By the time we get to the Church its locked. Its probably about 10 or 11pm. We knock. Alot. Eventually someone comes to open the door, but its not Tom Cruise. He tells us to leave. We tell him no, we need to meet tom cruise. This does not impress the guy, so we change tactics (its called acting!) and tell him we want to become Scientologists. Being that he is a Scientologist, and thus stupid and easy to manipulate, this set him at ease and he invites us in. And remember, we are very, very drunk at this point and dragging two random bitches in tow who I believe were openly laughing at this point.

So now that we're in, we get back to the point and demand to see tom. The idiot insists he' not there (probably a lie). So poker goes for the next best thing and demands we see l. Ron Hubbard. Idiot says "he's dead"( definitely a lie). We proceed to yell at him alot and the girls lose interest and leave. Idiots.

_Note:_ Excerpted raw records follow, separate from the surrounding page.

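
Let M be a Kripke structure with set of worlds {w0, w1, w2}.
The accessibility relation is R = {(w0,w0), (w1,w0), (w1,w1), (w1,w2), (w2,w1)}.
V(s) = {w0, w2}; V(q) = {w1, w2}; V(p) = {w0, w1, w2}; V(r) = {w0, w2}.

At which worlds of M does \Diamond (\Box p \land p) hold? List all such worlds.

w0, w1, w2

Let φ = \Diamond (\Box p \land p). Evaluate φ at each world:
  w0 (successors {w0}): φ is true.
  w1 (successors {w0, w1, w2}): φ is true.
  w2 (successors {w1}): φ is true.
For instance, at w2:
  At w2: \Diamond (\Box p \land p) requires \Box p \land p at some successor in {w1}.
    \Box p \land p holds at w1, so \Diamond (\Box p \land p) is true at w2.
      At w1: \Box p is true, p is true, so \Box p \land p is true.
Satisfying worlds: {w0, w1, w2}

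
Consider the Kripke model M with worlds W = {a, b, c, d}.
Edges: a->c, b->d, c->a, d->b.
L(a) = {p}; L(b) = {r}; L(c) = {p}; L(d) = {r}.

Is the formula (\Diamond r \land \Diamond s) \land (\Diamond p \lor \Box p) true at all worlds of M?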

Eventually we leave, disappointed. I can't recall thee exact circumstances of our departure or what happens for awhile after this. I think this is probably because we drink the other pint of dewars but I can't be sure. In any case the next think I do remember is waking up on the platform of the PATH train (i can't remember which station). But not of my own volition, more cauyse the cops are kicking me. Not hard, just enough. They kinda carry me out of the station and yell at me. I explain how responsible i was by not driving or vomiting in the station and that they should let me go home. they agree and let me back in the station. they should not have agreed.

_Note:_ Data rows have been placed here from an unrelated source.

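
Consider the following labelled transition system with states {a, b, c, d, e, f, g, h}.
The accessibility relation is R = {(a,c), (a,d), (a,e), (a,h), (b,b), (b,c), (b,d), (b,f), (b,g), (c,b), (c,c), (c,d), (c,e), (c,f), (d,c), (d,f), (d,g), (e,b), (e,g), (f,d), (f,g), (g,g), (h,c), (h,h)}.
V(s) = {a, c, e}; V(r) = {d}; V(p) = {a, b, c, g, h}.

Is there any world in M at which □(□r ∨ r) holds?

No

Let φ = □(□r ∨ r). Evaluate φ at each world:
  a (successors {c, d, e, h}): φ is false.
  b (successors {b, c, d, f, g}): φ is false.
  c (successors {b, c, d, e, f}): φ is false.
  d (successors {c, f, g}): φ is false.
  e (successors {b, g}): φ is false.
  f (successors {d, g}): φ is false.
  g (successors {g}): φ is false.
  h (successors {c, h}): φ is false.
For instance, at g:
  At g: □(□r ∨ r) requires □r ∨ r at every successor {g}.
    □r ∨ r fails at g, so □(□r ∨ r) is false at g.
      At g: □r is false, r is false, so □r ∨ r is false.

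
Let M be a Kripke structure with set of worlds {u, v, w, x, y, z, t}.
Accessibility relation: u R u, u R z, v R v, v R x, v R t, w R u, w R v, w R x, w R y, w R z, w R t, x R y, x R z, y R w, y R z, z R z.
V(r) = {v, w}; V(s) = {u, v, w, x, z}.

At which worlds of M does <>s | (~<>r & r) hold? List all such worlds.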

I wake again, this time on the train. i am not alone. in fact, there are several you gentlemen surrounding me and 2 with their hands in my pockets. Were there hands cold and they were trying to warm them, you ask? Unfortunately, no. They were robbing me. I approximate there were 5 guys about 19 or 20. We fight. I am a good decision maker.

The fight starts well for me. I push the 2 guys closest backwards. This is the apex of the fight for me. I stand, i am beaten badly. They move to the next car. Other passengers are seated. they watch in silence. I am bloodied. I follow them to the next car. Very Smart. We fight. I am beaten more. I hit on guy pretty good. They move on again to the next car. I look at my shirt (which is white) and its covered in blood (mine of course). And I mean COVERED. I used to have a picture. It was on my girlfriend's camera. she's is long gone and the picture likely lost. I follow. This time they do not engage immediately, I imagine because i am drenched in blood which is still pouring out of my nose and mouth. The train stops. Its the pavonia stop, close to my house. The doors open. I look at them, they look at me. I look at my shirt. I get off the train. I am beaten. Tom Cruise failed me again. Poker is missing. My nose is clearly broken badly.

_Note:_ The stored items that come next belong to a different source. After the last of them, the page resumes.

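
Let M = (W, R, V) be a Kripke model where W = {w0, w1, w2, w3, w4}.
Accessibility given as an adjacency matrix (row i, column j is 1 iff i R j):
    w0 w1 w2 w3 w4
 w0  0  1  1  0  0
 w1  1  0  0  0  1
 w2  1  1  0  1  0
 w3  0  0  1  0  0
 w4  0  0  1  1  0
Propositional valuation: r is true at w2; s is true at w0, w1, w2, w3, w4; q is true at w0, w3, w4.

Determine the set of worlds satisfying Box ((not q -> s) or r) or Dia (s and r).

w0, w1, w2, w3, w4

Recall that Box ψ holds at a world iff ψ holds at every accessible world, and Dia ψ holds iff ψ holds at some accessible world.
Let φ = Box ((not q -> s) or r) or Dia (s and r). Evaluate φ at each world:
  w0 (successors {w1, w2}): φ is true.
  w1 (successors {w0, w4}): φ is true.
  w2 (successors {w0, w1, w3}): φ is true.
  w3 (successors {w2}): φ is true.
  w4 (successors {w2, w3}): φ is true.
For instance, at w0:
  At w0: Box ((not q -> s) or r) is true, Dia (s and r) is true, so Box ((not q -> s) or r) or Dia (s and r) is true.
    At w0: Box ((not q -> s) or r) requires (not q -> s) or r at every successor {w1, w2}.
      At w1: (not q -> s) or r is true.
      At w2: (not q -> s) or r is true.
    So Box ((not q -> s) or r) is true at w0.
    At w0: Dia (s and r) requires s and r at some successor in {w1, w2}.
      s and r holds at w2, so Dia (s and r) is true at w0.
Satisfying worlds: {w0, w1, w2, w3, w4}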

I check my pockets and still have my cash and phone. Wallet is gone. Assholes. I try to get a cab at the stand near the station. No one will take me. Apparently being covered in blood is a "problem". Idiots. Finally some dude driving by stops and picks me up. Takes me back to my place. Thank you dude. I meant to send you a present or something but I lost your number. I get to my apartment and I don't have keys. My GF is out with some other chick (at this point I think we've started to hate each other a little, but the full on hate that is to come). I call her and yell at her for not being home when i'm all fucked up. She says she's coming home. I hang up. I find my keys in my pocket where they were hidden. I go to sleep. I am legend.